Este verano ha surgido de nuevo el fantasma de los objetos voladores sin identidad, los célebres UFO, solo que esta vez algunas autoridades americanas bien situadas y de alto rango, gente de la NASA, por ejemplo, son quienes han hablado de ellos con imperturbable seriedad. Incluso han afirmado que guardan en un almacén una diversidad de objetos inexplicables (que incluyen restos orgánicos) a la espera de que se determine si son humanos o cósmicos. Seguramente al final serán tan sólo cómicos.
Ya nuestro querido filósofo, casi siempre equivocado, Th. W. Adorno dedicó un ensayo entero a desmentir que hubiera tal cosa como marcianos, venusinos o, en general, seres vivientes de otro planeta interesados en aparecerse ante los humanos. Lo explicó con muchas circunvoluciones y ecos que resonaban en las concavidades de la gruta de Freud como voces astrales.

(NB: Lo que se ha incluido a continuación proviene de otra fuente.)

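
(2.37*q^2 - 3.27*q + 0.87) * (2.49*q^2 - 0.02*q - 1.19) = 5.9013*q^4 - 8.1897*q^3 - 0.5886*q^2 + 3.8739*q - 1.0353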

Un alcalde español, creo recordar que era del pueblo de Bélmez, en la parte de Jaén, allí donde ya habían aparecido «las caras de Bélmez», insólitos retratos de gente desconocida o quizás muerta, fijados en los muros encalados y suelos de yesería de algunas habitaciones villanas, quien acabó con el terror popular cuando también hicieron su aparición unos marcianos. El alcalde reunió a la población en la plaza mayor y desde el balcón municipal lanzó a voz en grito la siguiente e irrefutable pregunta: «¿Pero vosotros creéis que si hubiera marcianos elegirían precisamente este pueblo para manifestarse?».
En cuanto a las caras, tras el fallecimiento de María Gómez, propietaria de la vivienda de las apariciones, no han vuelto a verse nuevas y las antiguas se han ido desvaneciendo lenta e inexorablemente.
«La gente no puede renunciar al sueño de que unos seres inmateriales nos custodien desde las esferas celestes»
La verdad es que, ahora que lo pienso, me parece que se trataba de dos alcaldes distintos, uno el de las caras y otro el de los marcianos, pero da lo mismo porque lo que nos importa es otra cuestión: el asunto curioso de la gran credulidad que generan siempre estos fenómenos llamados «paranormales» y que Adorno considera hijos nostálgicos de las divinidades extinguidas. Lo mismo podría decirse de las vírgenes que se muestran sentadas en las ramas de un árbol frondoso o las meigas que circulan como fuegos fatuos por entre los bosques gallegos en las noches tenebrosas y de luna roja.
Porque lo cierto es que, a pesar de la invasión técnica que sufrimos, no hay modo de acabar con la credulidad. El proceso de implantación cada vez más acentuado de la ciencia y lo científico en nuestras sociedades como única verdad verdadera, no impide que las gentes sigan manteniendo una credulidad agraria y medieval. Bien comprenden que la verdad científica es lo en verdad verdadero, pero no pueden renunciar al sueño de que unos seres inmateriales, a la manera de los ángeles de la guardia, nos custodien desde las esferas celestes.
A veces pueden verse por la televisión algunos niños que con ojos muy abiertos y luminosos piden firmas a sus héroes futbolísticos, y también la benevolencia con la que estos semidioses les observan y complacen sus deseos con un rotulador giróvago. Es el único momento en el que la candidez, así como la necesidad de que existan seres superiores a nosotros, tienen un lejano resplandor de belleza perdida.